According to the data, BEV sales in 2021 totaled 190,727 units, up 76% year-on-year to take an overall market share of 11.6%, up from 6.6% in 2020.

Sales of plug-in hybrid vehicles also increased by 71% in the year 2021 to 114,554 units, with a market share of 7%, against 4.1% previously.

Sales of hybrid electric vehicles for the year also increased by 34% on the year to 147,246 units, representing an 8.9% share of total sales, up from 6.7% in 2020.

“After billions of pounds of investment in new technology by manufacturers, more than 40% of models are now available as plug-ins,” said SMMT.

Meanwhile, gasoline-powered cars continued to hold the largest market share at 46.3% or 762,103 units, although the share declined from 55.4% in the previous year, while the volume also fell 15.7% year over year, according to SMMT.

The market share of diesel vehicles almost halved, from 16% in 2020 to 8.2% in 2021, with 135,773 units sold in 2021, down 48% on the year, according to the data.

Risk of zero net ambitions

SMMT said that while the UK government aimed to end all sales of internal combustion engine cars by 2030, that target was also hampered by cuts in purchasing incentives and subsidies for shippers. domestic, which represented a risk for the auto industry and the government’s net zero. ambitions.

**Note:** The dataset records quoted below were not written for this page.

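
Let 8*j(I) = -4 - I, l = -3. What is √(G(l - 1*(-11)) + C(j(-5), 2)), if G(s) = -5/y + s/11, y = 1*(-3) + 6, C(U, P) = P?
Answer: √1155/33 ≈ 1.0299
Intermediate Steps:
j(I) = -½ - I/8 (j(I) = (-4 - I)/8 = -½ - I/8)
y = 3 (y = -3 + 6 = 3)
G(s) = -5/3 + s/11
√(G(l - 1*(-11)) + C(j(-5), 2)) = √((-5/3 + (-3 - 1*(-11))/11) + 2) = √((-5/3 + (-3 + 11)/11) + 2) = √((-5/3 + (1/11)*8) + 2) = √((-5/3 + 8/11) + 2) = √(-31/33 + 2) = √(35/33) = √1155/33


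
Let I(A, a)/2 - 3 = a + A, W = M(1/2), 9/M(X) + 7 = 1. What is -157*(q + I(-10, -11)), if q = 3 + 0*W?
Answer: 5181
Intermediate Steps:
M(X) = -3/2 (M(X) = 9/(-7 + 1) = 9/(-6) = 9*(-⅙) = -3/2)
W = -3/2 ≈ -1.5000
q = 3 (q = 3 + 0*(-3/2) = 3 + 0 = 3)
I(A, a) = 6 + 2*A + 2*a (I(A, a) = 6 + 2*(a + A) = 6 + 2*(A + a) = 6 + (2*A + 2*a) = 6 + 2*A + 2*a)
-157*(q + I(-10, -11)) = -157*(3 + (6 + 2*(-10) + 2*(-11))) = -157*(3 + (6 - 20 - 22)) = -157*(3 - 36) = -157*(-33) = 5181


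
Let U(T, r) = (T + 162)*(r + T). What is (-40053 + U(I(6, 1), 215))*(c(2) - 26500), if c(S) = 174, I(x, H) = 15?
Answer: -17296182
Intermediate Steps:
U(T, r) = (162 + T)*(T + r)
(-40053 + U(I(6, 1), 215))*(c(2) - 26500) = (-40053 + (15**2 + 162*15 + 162*215 + 15*215))*(174 - 26500) = (-40053 + (225 + 2430 + 34830 + 3225))*(-26326) = (-40053 + 40710)*(-26326) = 657*(-26326) = -17296182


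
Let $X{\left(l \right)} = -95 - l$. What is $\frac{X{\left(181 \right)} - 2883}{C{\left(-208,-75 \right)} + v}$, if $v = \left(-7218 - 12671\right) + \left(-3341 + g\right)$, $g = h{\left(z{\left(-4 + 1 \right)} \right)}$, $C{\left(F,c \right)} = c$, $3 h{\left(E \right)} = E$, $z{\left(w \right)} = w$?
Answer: $\frac{3159}{23306} \approx 0.13554$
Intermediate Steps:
$h{\left(E \right)} = \frac{E}{3}$
$g = -1$ ($g = \frac{-4 + 1}{3} = \frac{1}{3} \left(-3\right) = -1$)
$v = -23231$ ($v = \left(-7218 - 12671\right) - 3342 = -19889 - 3342 = -23231$)
$\frac{X{\left(181 \right)} - 2883}{C{\left(-208,-75 \right)} + v} = \frac{\left(-95 - 181\right) - 2883}{-75 - 23231} = \frac{\left(-95 - 181\right) - 2883}{-23306} = \left(-276 - 2883\right) \left(- \frac{1}{23306}\right) = \left(-3159\right) \left(- \frac{1}{23306}\right) = \frac{3159}{23306}$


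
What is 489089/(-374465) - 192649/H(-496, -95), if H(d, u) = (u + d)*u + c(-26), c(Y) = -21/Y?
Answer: -2589615722809/546640636815 ≈ -4.7373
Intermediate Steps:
H(d, u) = 21/26 + u*(d + u) (H(d, u) = (u + d)*u - 21/(-26) = (d + u)*u - 21*(-1/26) = u*(d + u) + 21/26 = 21/26 + u*(d + u))
489089/(-374465) - 192649/H(-496, -95) = 489089/(-374465) - 192649/(21/26 + (-95)² - 496*(-95)) = 489089*(-1/374465) - 192649/(21/26 + 9025 + 47120) = -489089/374465 - 192649/1459791/26 = -489089/374465 - 192649*26/1459791 = -489089/374465 - 5008874/1459791 = -2589615722809/546640636815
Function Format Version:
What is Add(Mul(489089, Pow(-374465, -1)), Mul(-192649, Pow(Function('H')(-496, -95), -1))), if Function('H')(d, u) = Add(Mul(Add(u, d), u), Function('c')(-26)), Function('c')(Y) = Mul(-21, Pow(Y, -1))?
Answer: Rational(-2589615722809, 546640636815) ≈ -4.7373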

In March, the government updated its subsidy scheme for electric cars, vans and trucks, reducing subsidies for electric vehicles priced below £ 35,000 from £ 3,000 ($ 4,060) to a maximum from 2,500 GBP.

It also removed subsidies for more expensive vehicles, as these were “usually bought by drivers who can afford to change without a taxpayer subsidy.”

In addition, the slow growth of public street charging – where, on average, 16 cars potentially share a standard street charger – could dampen demand for electric vehicles and undermine the UK’s attractiveness as a as a place of sale for electric cars, ”he said.

SMMT called for expanded incentives and mandatory charging point targets to accelerate consumer adoption and increase the industry’s competitiveness globally.

In November, the government introduced new legislation to force new homes and buildings, including supermarkets and workplaces, to install electric vehicle charging stations from 2022, which would also apply to any building. undergoing major renovation which will leave the site with more than 10 parking spaces. .

The new legislation is expected to result in the installation of up to 145,000 additional charging points in England per year.